Le ton était dur de colère.

— Codou, je ne veux pas…

— Rien du tout. Il me paie le double. Tu me fais du tort. Déjà que je n’ai rien fait la semaine dernière…

— Tu regrettes ?

— Non, je n’ai pas dit ça. Je suis très en retard de mes paiements…

— Combien il te faut ?

— Ce ne sont pas tes affaires ! Laisse-moi tranquille.

Son départ brisa le cœur de Gilles. C’était leur première dispute. Gilles ne connaissait pas ces affrontements. Il se leva brusquement, se traitant d’imbécile et d’égoïste. Muni de son portefeuille, il s’enquit du distributeur le plus proche. Puis il revint demander le nom et le cours de la monnaie locale. Il calcula de tête et retira l’équivalent de son plafond.

Il revint avec une liasse énorme, craignant de se la faire dérober. Dans la chambre, il la glissa dans le sac de Codou. L’heure de fermeture approchait et il l’attendit dans la chambre. Le plagiste entra sans un mot, sa colère toujours aussi vive. Il saisit son sac, l’ouvrit et cria :

— C’est quoi, ça ?, en envoyant la liasse voler dans la chambre. Tu me prends pour quoi ?

Gilles entendit autre chose dans cette colère, une perte, un désarroi. Il regardait son jeune ami s’agiter. Il voulut le saisir, fut rejeté, se lança contre lui. Ils chutèrent sur le lit. Gilles prit son ange dans ses bras, le serrant le plus fort possible. Après un long moment, il sentit enfin le relâchement. Il desserra son étreinte, la remplaçant par un simple contact de la main. Codou restait atone. Gilles se leva, ramassa les billets éparpillés, revint avec la liasse dans la main.

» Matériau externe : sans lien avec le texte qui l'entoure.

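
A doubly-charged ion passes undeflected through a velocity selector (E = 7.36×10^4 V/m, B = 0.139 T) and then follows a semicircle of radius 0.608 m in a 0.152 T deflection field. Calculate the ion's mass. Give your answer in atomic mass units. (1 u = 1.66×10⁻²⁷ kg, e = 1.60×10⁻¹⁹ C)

m ≈ 33.6 u

v = E/B₁ = 5.29×10^5 m/s.
From r = mv/(qB₂), m = qB₂r/v = (2×1.60×10^-19)(0.152)(0.608) / (5.29×10^5) = 5.59×10^-26 kg.
In atomic mass units: m = 5.59×10^-26 / 1.66×10^-27 = 33.6 u.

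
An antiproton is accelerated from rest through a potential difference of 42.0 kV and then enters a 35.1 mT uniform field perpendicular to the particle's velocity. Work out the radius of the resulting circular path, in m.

The kinetic energy gained is K = qV = (1×1.60×10^-19)(4.20×10^4) = 6.72×10^-15 J.
v = √(2K/m) = 2.84×10^6 m/s.
r = mv/(qB) = (1.67×10^-27)(2.84×10^6) / [(1×1.60×10^-19)(0.0351)] = 0.844 m.

r ≈ 0.844 m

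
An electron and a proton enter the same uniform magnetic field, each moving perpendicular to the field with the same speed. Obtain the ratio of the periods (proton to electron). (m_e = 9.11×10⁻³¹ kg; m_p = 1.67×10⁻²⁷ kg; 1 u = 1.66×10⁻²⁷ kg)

T = 2πm/(qB) is independent of speed, so T₂/T₁ = (m₂/q₂)/(m₁/q₁).
T_{proton}/T_{electron} = (1.67×10^-27/1e) / (9.11×10^-31/1e) = 1830.

ratio ≈ 1830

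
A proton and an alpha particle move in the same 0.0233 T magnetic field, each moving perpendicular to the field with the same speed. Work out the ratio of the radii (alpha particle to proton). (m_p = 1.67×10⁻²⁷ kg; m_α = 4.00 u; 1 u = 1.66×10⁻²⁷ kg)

ratio ≈ 1.99

r = mv/(qB) ⇒ at equal v, r ∝ m/q.
r_{alpha particle}/r_{proton} = 1.99.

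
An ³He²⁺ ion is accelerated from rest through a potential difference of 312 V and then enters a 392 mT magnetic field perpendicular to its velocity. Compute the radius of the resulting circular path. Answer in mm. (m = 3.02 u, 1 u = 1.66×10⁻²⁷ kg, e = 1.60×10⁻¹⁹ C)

r ≈ 7.98 mm

The kinetic energy gained is K = qV = (2×1.60×10^-19)(312) = 9.98×10^-17 J.
v = √(2K/m) = 2.00×10^5 m/s.
r = mv/(qB) = (5.01×10^-27)(2.00×10^5) / [(2×1.60×10^-19)(0.392)] = 7.98×10^-3 m.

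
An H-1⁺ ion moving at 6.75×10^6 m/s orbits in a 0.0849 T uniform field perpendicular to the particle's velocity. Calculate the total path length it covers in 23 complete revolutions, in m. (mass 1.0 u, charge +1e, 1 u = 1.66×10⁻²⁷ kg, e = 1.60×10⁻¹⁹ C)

L ≈ 119 m

r = mv/(qB) = 0.825 m, so one revolution covers 2πr = 5.18 m.
In 23 revolutions: L = 23·2πr = 119 m.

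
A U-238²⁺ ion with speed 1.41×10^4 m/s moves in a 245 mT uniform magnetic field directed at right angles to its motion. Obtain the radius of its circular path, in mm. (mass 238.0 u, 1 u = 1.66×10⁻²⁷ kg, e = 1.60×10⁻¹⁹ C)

r ≈ 71.1 mm

The magnetic force provides the centripetal force: qvB = mv²/r, so r = mv/(qB).
r = (3.95×10^-25 kg)(1.41×10^4 m/s) / [(2×1.60×10^-19 C)(0.245 T)] = 0.0711 m.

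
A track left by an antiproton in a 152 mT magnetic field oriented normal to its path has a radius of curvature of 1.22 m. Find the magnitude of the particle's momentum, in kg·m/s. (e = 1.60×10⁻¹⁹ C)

Since qvB = mv²/r, the momentum p = mv = qBr.
p = (1×1.60×10^-19)(0.152)(1.22) = 2.97×10^-20 kg·m/s.

p ≈ 2.97×10^-20 kg·m/s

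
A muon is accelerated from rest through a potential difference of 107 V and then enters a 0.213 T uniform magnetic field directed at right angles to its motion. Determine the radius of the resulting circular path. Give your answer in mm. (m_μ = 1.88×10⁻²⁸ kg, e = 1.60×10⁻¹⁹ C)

The kinetic energy gained is K = qV = (1×1.60×10^-19)(107) = 1.71×10^-17 J.
v = √(2K/m) = 4.27×10^5 m/s.
r = mv/(qB) = (1.88×10^-28)(4.27×10^5) / [(1×1.60×10^-19)(0.213)] = 2.35×10^-3 m.

r ≈ 2.35 mm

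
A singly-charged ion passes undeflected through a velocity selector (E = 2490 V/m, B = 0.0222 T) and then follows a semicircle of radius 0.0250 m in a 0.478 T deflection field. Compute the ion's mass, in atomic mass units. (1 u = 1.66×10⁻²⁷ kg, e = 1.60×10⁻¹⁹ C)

v = E/B₁ = 1.12×10^5 m/s.
From r = mv/(qB₂), m = qB₂r/v = (1×1.60×10^-19)(0.478)(0.0250) / (1.12×10^5) = 1.70×10^-26 kg.
In atomic mass units: m = 1.70×10^-26 / 1.66×10^-27 = 10.3 u.

m ≈ 10.3 u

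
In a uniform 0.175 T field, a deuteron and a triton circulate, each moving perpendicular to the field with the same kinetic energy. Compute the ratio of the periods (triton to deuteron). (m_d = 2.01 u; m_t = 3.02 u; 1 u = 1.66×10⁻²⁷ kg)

ratio ≈ 1.50

T = 2πm/(qB) is independent of speed, so T₂/T₁ = (m₂/q₂)/(m₁/q₁).
T_{triton}/T_{deuteron} = (5.01×10^-27/1e) / (3.34×10^-27/1e) = 1.50.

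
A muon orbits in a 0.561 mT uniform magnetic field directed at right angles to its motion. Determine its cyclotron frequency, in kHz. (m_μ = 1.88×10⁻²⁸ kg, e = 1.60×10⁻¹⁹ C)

f = qB/(2πm) = (1×1.60×10^-19)(5.61×10^-4) / [2π(1.88×10^-28)] = 7.60×10^4 Hz.

f ≈ 76.0 kHz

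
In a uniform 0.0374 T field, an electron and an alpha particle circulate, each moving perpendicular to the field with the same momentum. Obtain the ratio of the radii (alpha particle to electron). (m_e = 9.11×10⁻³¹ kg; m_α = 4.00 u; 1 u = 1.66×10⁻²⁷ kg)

ratio ≈ 0.500

r = p/(qB) ⇒ at equal p, r ∝ 1/q.
r_{alpha particle}/r_{electron} = 0.500.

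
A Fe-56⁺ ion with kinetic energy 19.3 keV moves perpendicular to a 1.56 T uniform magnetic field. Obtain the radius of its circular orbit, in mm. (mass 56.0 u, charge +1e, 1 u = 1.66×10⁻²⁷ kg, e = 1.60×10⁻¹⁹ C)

Convert the energy: K = 19.3 keV = 3.09×10^-15 J.
v = √(2K/m) = √(2·3.09×10^-15/9.30×10^-26) = 2.58×10^5 m/s.
r = mv/(qB) = (9.30×10^-26)(2.58×10^5) / [(1×1.60×10^-19)(1.56)] = 0.0960 m.

r ≈ 96.0 mm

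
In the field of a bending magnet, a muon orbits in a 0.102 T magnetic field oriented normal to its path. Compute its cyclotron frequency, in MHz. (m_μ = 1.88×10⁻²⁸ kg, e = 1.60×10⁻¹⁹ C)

f ≈ 13.8 MHz

f = qB/(2πm) = (1×1.60×10^-19)(0.102) / [2π(1.88×10^-28)] = 1.38×10^7 Hz.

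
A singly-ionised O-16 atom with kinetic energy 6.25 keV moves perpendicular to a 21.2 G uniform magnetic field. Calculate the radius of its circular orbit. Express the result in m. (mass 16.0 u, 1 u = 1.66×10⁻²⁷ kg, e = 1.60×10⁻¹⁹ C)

r ≈ 21.5 m

Convert the energy: K = 6.25 keV = 1.00×10^-15 J.
v = √(2K/m) = √(2·1.00×10^-15/2.66×10^-26) = 2.74×10^5 m/s.
r = mv/(qB) = (2.66×10^-26)(2.74×10^5) / [(1×1.60×10^-19)(2.12×10^-3)] = 21.5 m.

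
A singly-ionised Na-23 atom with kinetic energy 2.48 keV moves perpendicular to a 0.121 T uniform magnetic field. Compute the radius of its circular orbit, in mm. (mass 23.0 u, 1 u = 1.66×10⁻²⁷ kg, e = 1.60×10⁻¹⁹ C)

Convert the energy: K = 2.48 keV = 3.97×10^-16 J.
v = √(2K/m) = √(2·3.97×10^-16/3.82×10^-26) = 1.44×10^5 m/s.
r = mv/(qB) = (3.82×10^-26)(1.44×10^5) / [(1×1.60×10^-19)(0.121)] = 0.284 m.

r ≈ 284 mm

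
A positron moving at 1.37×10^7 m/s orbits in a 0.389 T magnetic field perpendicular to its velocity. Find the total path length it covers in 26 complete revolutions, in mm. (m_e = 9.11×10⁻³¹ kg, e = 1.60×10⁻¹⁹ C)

L ≈ 32.8 mm

r = mv/(qB) = 2.01×10^-4 m, so one revolution covers 2πr = 1.26×10^-3 m.
In 26 revolutions: L = 26·2πr = 0.0328 m.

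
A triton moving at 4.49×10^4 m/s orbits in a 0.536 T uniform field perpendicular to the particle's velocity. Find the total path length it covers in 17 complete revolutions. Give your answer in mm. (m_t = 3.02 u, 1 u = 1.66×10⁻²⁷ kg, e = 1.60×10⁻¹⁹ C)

r = mv/(qB) = 2.62×10^-3 m, so one revolution covers 2πr = 0.0165 m.
In 17 revolutions: L = 17·2πr = 0.280 m.

L ≈ 280 mm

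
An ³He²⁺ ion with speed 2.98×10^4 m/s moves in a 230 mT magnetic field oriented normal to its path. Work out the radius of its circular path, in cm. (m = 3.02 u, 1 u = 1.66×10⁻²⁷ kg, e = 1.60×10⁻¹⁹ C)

The magnetic force provides the centripetal force: qvB = mv²/r, so r = mv/(qB).
r = (5.01×10^-27 kg)(2.98×10^4 m/s) / [(2×1.60×10^-19 C)(0.230 T)] = 2.03×10^-3 m.

r ≈ 0.203 cm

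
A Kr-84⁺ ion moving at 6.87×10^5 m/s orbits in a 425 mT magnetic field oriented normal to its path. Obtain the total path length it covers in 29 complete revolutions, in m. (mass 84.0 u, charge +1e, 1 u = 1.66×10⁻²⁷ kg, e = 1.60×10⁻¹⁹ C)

r = mv/(qB) = 1.41 m, so one revolution covers 2πr = 8.85 m.
In 29 revolutions: L = 29·2πr = 257 m.

L ≈ 257 m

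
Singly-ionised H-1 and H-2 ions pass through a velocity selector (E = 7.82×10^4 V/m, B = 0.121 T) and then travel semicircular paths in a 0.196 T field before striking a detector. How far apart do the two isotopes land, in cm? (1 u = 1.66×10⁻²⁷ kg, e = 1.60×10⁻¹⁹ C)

Both emerge at v = E/B₁ = 6.46×10^5 m/s.
r = mv/(qB₂), so r₁ = 0.0342 m and r₂ = 0.0684 m, giving Δr = 0.0342 m.
After a semicircle each ion lands a diameter 2r from the entry slit, so the separation is 2Δr = 0.0684 m.

Δd ≈ 6.84 cm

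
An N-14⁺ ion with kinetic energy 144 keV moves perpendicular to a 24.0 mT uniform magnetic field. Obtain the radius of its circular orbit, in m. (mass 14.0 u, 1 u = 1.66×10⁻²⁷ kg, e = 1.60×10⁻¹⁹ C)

Convert the energy: K = 144 keV = 2.30×10^-14 J.
v = √(2K/m) = √(2·2.30×10^-14/2.32×10^-26) = 1.41×10^6 m/s.
r = mv/(qB) = (2.32×10^-26)(1.41×10^6) / [(1×1.60×10^-19)(0.0240)] = 8.52 m.

r ≈ 8.52 m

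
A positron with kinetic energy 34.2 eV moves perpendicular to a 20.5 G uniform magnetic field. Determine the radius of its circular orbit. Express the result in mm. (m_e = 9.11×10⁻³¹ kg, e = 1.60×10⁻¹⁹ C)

r ≈ 9.63 mm

Convert the energy: K = 34.2 eV = 5.47×10^-18 J.
v = √(2K/m) = √(2·5.47×10^-18/9.11×10^-31) = 3.47×10^6 m/s.
r = mv/(qB) = (9.11×10^-31)(3.47×10^6) / [(1×1.60×10^-19)(2.05×10^-3)] = 9.63×10^-3 m.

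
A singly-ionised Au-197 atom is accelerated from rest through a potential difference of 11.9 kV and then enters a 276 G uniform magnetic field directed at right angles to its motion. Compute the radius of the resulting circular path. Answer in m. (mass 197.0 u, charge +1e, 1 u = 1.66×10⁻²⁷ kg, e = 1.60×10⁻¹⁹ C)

The kinetic energy gained is K = qV = (1×1.60×10^-19)(1.19×10^4) = 1.90×10^-15 J.
v = √(2K/m) = 1.08×10^5 m/s.
r = mv/(qB) = (3.27×10^-25)(1.08×10^5) / [(1×1.60×10^-19)(0.0276)] = 7.99 m.

r ≈ 7.99 m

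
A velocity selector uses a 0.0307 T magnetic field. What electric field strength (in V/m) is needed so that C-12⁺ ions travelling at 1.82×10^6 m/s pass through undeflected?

qE = qvB ⇒ E = vB = (1.82×10^6)(0.0307) = 5.59×10^4 V/m.

E ≈ 5.59×10^4 V/m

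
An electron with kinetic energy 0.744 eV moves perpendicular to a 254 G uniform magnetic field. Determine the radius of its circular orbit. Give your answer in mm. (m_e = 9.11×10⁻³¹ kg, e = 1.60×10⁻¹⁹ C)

r ≈ 0.115 mm

Convert the energy: K = 0.744 eV = 1.19×10^-19 J.
v = √(2K/m) = √(2·1.19×10^-19/9.11×10^-31) = 5.11×10^5 m/s.
r = mv/(qB) = (9.11×10^-31)(5.11×10^5) / [(1×1.60×10^-19)(0.0254)] = 1.15×10^-4 m.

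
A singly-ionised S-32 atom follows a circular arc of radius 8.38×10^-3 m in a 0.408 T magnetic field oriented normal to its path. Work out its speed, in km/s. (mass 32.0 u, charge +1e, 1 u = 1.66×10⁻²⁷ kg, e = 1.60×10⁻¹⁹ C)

From qvB = mv²/r, v = qBr/m.
v = (1×1.60×10^-19)(0.408)(8.38×10^-3) / (5.31×10^-26) = 1.03×10^4 m/s.

v ≈ 10.3 km/s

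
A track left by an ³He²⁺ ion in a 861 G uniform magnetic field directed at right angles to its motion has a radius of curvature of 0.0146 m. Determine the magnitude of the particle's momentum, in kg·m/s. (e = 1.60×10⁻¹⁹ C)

Since qvB = mv²/r, the momentum p = mv = qBr.
p = (2×1.60×10^-19)(0.0861)(0.0146) = 4.02×10^-22 kg·m/s.

p ≈ 4.02×10^-22 kg·m/s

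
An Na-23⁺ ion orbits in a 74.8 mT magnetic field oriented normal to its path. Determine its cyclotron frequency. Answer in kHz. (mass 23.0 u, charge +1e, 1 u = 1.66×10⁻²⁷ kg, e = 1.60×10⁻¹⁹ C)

f = qB/(2πm) = (1×1.60×10^-19)(0.0748) / [2π(3.82×10^-26)] = 4.99×10^4 Hz.

f ≈ 49.9 kHz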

— Codou, je ne supporte pas qu’on te fasse du mal, qu’on te méprise. Tu es un être trop merveilleux pour ça. Je ne veux pas intervenir dans ta vie, mais ta souffrance est devenue ma souffrance. Tu dois la partager. Je ne te donne rien, je ne paie rien. Cet argent, mon argent, est le tien, car je veux partager tout avec toi. C’est tout. S’il te plait, prends !

Gilles ne savait plus quoi faire face à cette absence de réaction.

— Et puis, merde !

Il jeta la liasse à terre et revint serrer Codou.

— Tout va bien. Je suis avec toi. Tu n’as rien à craindre.

Il consolait en parole et en geste ce grand enfant perdu dans ses misères. Quelques jours auparavant, c’était cet enfant, sûr de lui et conquérant, qui avait émietté ses certitudes d’homme mûr, pulvérisé sa vie pour le changer entièrement et le faire éclore. Gilles se sentait responsable de lui, de sa famille, de son avenir. Être liés ainsi effraya Gilles, mais il lutta pour le ramener à ses côtés. Il l’allongea, se blottit contre lui, voulant rassurer ce jeune homme qui venait de se fracasser. Il sentit Codou se détendre puis s’endormir. Il resta ainsi et l’accompagna dans le sommeil. La nuit, il fut réveillé par des caresses. Codou avait besoin d’amour. Il le lui offrit sans retenue. Il s’aperçut alors que jamais Codou n’avait exprimé ses sentiments en paroles. Lui-même avait eu du mal. Peut-être n’entendrait-il jamais un remerciement ou un mot tendre. Avait-ce de l’importance ? Il le lui montrait autrement, avec des gestes qui ne trompaient pas.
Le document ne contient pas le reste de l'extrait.